Over the years I’ve read many views on using weight of money (WOM) to trade Betfair markets. If you think about it on a logical level, it must always hold some use. Many are quick to declare it’s useless on various forums, probably as at result their own frustrations. But like many other indicators it has a use.
Racing markets have many variable factors contributing to price changes, simply ignoring some as useful would be foolish.
Earlier in the week I managed to record this race at Haydock for the video pack upgrade, due next month. It was one of those occasions where the market became a one-way affair.
In this instance it wasn’t all that surprising to see this result follow:
Assessing the money itself has become trickier over time. Mainly because of the market manipulation that quite clearly occurs.
Ignoring the unmatched volumes but concentrating on the actual money falling into the market at the available prices is more useful. Unmatched money often ‘scares’ users into misplacing bets through panic.
Don’t do it…
Is a great way to reduce stress while trading.
Regularly the urge is to ‘want to make money fast’, which is of course is likely to lead to the exact opposite. I’ve spoken about it many times before.
When you spot a gamble starting to unravel it’s great. More opportunity is on offer because of it, but that doesn’t mean you need to become ‘excited’. Just like the fear of losing, the excitement of winning is dangerous.
Just because you’ve spotted a lot of money pouring one way on a given selection it doesn’t mean it will continue all the way to post time.
It may, but it’s unlikely…
It’s this kind of thing that causes those horrible whip-saw type situations where the price rips back many ticks as traders jump over each-other to exit. See the graph below, just like that!
Managing your stakes and risk is just as important as spotting the gamble in the first place.
Think on that.
Anticipation: Unfair Competition…
Last but by no means least…
Finding a handful of situations each day where a gamble is more-than-likely to develop.

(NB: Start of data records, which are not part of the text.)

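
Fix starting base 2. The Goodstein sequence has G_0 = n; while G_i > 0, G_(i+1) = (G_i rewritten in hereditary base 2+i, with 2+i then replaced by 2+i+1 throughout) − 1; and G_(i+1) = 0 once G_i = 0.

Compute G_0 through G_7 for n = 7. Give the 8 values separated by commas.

7, 30, 259, 3127, 46657, 823543, 16777215, 37665879

G_0=7  [base 2] 2^2 + 2 + 1  →[2↦3]→  3^3 + 3 + 1 = 31  −1 ⇒ G_1=30
G_1=30  [base 3] 3^3 + 3  →[3↦4]→  4^4 + 4 = 260  −1 ⇒ G_2=259
G_2=259  [base 4] 4^4 + 3  →[4↦5]→  5^5 + 3 = 3128  −1 ⇒ G_3=3127
G_3=3127  [base 5] 5^5 + 2  →[5↦6]→  6^6 + 2 = 46658  −1 ⇒ G_4=46657
G_4=46657  [base 6] 6^6 + 1  →[6↦7]→  7^7 + 1 = 823544  −1 ⇒ G_5=823543
G_5=823543  [base 7] 7^7  →[7↦8]→  8^8 = 16777216  −1 ⇒ G_6=16777215
G_6=16777215  [base 8] 7·8^7 + 7·8^6 + 7·8^5 + 7·8^4 + 7·8^3 + 7·8^2 + 7·8 + 7  →[8↦9]→  7·9^7 + 7·9^6 + 7·9^5 + 7·9^4 + 7·9^3 + 7·9^2 + 7·9 + 7 = 37665880  −1 ⇒ G_7=37665879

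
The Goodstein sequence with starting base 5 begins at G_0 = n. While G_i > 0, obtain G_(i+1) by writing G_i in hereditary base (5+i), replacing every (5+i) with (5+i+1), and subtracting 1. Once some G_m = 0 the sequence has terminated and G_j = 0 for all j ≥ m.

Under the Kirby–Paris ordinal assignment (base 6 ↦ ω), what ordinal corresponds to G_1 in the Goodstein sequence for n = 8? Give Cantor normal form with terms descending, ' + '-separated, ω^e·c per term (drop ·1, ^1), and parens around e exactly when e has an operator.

ω + 2

G_0 = 8. HB_5(8) = 5 + 3. Bump = 9. G_1 = 8.
G_1 = 8. HB_6(8) = 6 + 2. Bump = 9. G_2 = 8.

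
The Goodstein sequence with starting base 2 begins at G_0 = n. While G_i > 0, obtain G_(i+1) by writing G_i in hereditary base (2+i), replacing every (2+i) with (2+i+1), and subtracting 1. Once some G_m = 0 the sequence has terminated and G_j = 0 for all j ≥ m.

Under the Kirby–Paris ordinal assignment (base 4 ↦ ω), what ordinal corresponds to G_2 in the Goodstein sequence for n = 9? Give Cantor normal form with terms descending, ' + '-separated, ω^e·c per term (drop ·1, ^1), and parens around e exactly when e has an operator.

step 0: 9 = 2^(2 + 1) + 1; sub 3 for 2: 3^(3 + 1) + 1; = 82; G_1 = 82−1 = 81
step 1: 81 = 3^(3 + 1); sub 4 for 3: 4^(4 + 1); = 1024; G_2 = 1024−1 = 1023

ω^ω·3 + ω^3·3 + ω^2·3 + ω·3 + 3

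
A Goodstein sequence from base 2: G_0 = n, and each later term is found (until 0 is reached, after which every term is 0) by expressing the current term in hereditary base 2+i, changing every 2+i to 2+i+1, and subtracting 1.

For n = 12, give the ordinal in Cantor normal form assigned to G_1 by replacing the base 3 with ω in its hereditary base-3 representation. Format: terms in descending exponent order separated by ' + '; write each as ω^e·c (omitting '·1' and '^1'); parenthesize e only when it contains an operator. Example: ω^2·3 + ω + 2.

step 0: 12 = 2^(2 + 1) + 2^2; sub 3 for 2: 3^(3 + 1) + 3^3; = 108; G_1 = 108−1 = 107
step 1: 107 = 3^(3 + 1) + 2·3^2 + 2·3 + 2; sub 4 for 3: 4^(4 + 1) + 2·4^2 + 2·4 + 2; = 1066; G_2 = 1066−1 = 1065

ω^(ω + 1) + ω^2·2 + ω·2 + 2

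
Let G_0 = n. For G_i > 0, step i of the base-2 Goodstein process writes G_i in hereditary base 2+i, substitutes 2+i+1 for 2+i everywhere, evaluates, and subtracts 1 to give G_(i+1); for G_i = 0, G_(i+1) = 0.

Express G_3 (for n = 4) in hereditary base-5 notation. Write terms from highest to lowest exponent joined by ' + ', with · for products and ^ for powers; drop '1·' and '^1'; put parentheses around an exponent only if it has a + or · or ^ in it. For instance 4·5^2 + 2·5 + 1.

2·5^2 + 2·5

(0) 4|_2 = 2^2 ↦ 3^3|_3 = 27 ⇒ 26
(1) 26|_3 = 2·3^2 + 2·3 + 2 ↦ 2·4^2 + 2·4 + 2|_4 = 42 ⇒ 41
(2) 41|_4 = 2·4^2 + 2·4 + 1 ↦ 2·5^2 + 2·5 + 1|_5 = 61 ⇒ 60
(3) 60|_5 = 2·5^2 + 2·5 ↦ 2·6^2 + 2·6|_6 = 84 ⇒ 83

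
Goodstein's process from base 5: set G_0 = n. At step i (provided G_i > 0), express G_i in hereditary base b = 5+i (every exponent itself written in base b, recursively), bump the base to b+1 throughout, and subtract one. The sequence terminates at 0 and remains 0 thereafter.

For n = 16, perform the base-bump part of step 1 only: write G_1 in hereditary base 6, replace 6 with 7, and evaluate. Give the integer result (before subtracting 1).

21

i=0: 16 = 3·5 + 1 (b=5); 5→6: 3·6 + 1 = 19; 19−1 = 18
i=1: 18 = 3·6 (b=6); 6→7: 3·7 = 21; 21−1 = 20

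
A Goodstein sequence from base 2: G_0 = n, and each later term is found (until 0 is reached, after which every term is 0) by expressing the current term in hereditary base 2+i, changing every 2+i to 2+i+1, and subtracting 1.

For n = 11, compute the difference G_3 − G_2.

11 —HB2→ 2^(2 + 1) + 2 + 1 —bump→ 3^(3 + 1) + 3 + 1 = 85 —(−1)→ 84
84 —HB3→ 3^(3 + 1) + 3 —bump→ 4^(4 + 1) + 4 = 1028 —(−1)→ 1027
1027 —HB4→ 4^(4 + 1) + 3 —bump→ 5^(5 + 1) + 3 = 15628 —(−1)→ 15627

14600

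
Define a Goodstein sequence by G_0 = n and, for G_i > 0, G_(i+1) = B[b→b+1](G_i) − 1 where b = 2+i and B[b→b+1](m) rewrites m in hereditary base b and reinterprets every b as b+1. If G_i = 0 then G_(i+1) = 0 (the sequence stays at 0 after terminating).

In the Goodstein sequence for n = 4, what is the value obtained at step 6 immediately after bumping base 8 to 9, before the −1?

174

G_0 = 4. HB_2(4) = 2^2. Bump = 27. G_1 = 26.
G_1 = 26. HB_3(26) = 2·3^2 + 2·3 + 2. Bump = 42. G_2 = 41.
G_2 = 41. HB_4(41) = 2·4^2 + 2·4 + 1. Bump = 61. G_3 = 60.
G_3 = 60. HB_5(60) = 2·5^2 + 2·5. Bump = 84. G_4 = 83.
G_4 = 83. HB_6(83) = 2·6^2 + 6 + 5. Bump = 110. G_5 = 109.
G_5 = 109. HB_7(109) = 2·7^2 + 7 + 4. Bump = 140. G_6 = 139.
G_6 = 139. HB_8(139) = 2·8^2 + 8 + 3. Bump = 174. G_7 = 173.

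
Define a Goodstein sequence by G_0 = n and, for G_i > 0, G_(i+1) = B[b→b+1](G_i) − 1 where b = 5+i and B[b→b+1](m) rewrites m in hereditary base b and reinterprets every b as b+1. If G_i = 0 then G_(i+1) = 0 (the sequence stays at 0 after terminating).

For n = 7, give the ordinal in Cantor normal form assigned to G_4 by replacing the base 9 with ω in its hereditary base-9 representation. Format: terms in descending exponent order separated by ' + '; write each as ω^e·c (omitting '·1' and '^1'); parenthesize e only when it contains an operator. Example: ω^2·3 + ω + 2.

G_0 = 7. HB_5(7) = 5 + 2. Bump = 8. G_1 = 7.
G_1 = 7. HB_6(7) = 6 + 1. Bump = 8. G_2 = 7.
G_2 = 7. HB_7(7) = 7. Bump = 8. G_3 = 7.
G_3 = 7. HB_8(7) = 7. Bump = 7. G_4 = 6.
G_4 = 6. HB_9(6) = 6. Bump = 6. G_5 = 5.

6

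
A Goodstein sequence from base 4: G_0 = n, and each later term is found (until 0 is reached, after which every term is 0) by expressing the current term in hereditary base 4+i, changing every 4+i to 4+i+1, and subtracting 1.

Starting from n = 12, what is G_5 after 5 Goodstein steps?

18

12 —HB4→ 3·4 —bump→ 3·5 = 15 —(−1)→ 14
14 —HB5→ 2·5 + 4 —bump→ 2·6 + 4 = 16 —(−1)→ 15
15 —HB6→ 2·6 + 3 —bump→ 2·7 + 3 = 17 —(−1)→ 16
16 —HB7→ 2·7 + 2 —bump→ 2·8 + 2 = 18 —(−1)→ 17
17 —HB8→ 2·8 + 1 —bump→ 2·9 + 1 = 19 —(−1)→ 18
18 —HB9→ 2·9 —bump→ 2·10 = 20 —(−1)→ 19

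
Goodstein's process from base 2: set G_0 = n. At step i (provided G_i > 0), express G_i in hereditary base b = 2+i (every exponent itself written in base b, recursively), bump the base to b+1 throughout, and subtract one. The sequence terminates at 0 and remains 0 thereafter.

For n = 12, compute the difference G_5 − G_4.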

The urge is to assume this approach isn’t of use when you find it doesn’t happen every time. The kicker being; when it does, it’s powerful.
I’ll save the specifics for the video pack update but just because something you expected may happen didn’t it didn’t make the exercise a waste of time!
As we say in the UK, ‘it’s like busses’. Nothing may happen for a while, but then they’ll all come at once. But that’s just the nature of trading…
You want to look for a situation where it’s one way traffic within the market. Like the screenshot at the top of this post, all the money was for one runner. I didn’t just trade one runner although it was a heavily lop-sided market in terms of betting.
If I’m to participate, I don’t like competition.
Because I want to win, and easily.
For this reason it’s often harder to find market moves in those situations where everything is highly competitive and ‘equal’.
The market often does the hard work for us, it’s just a case of looking!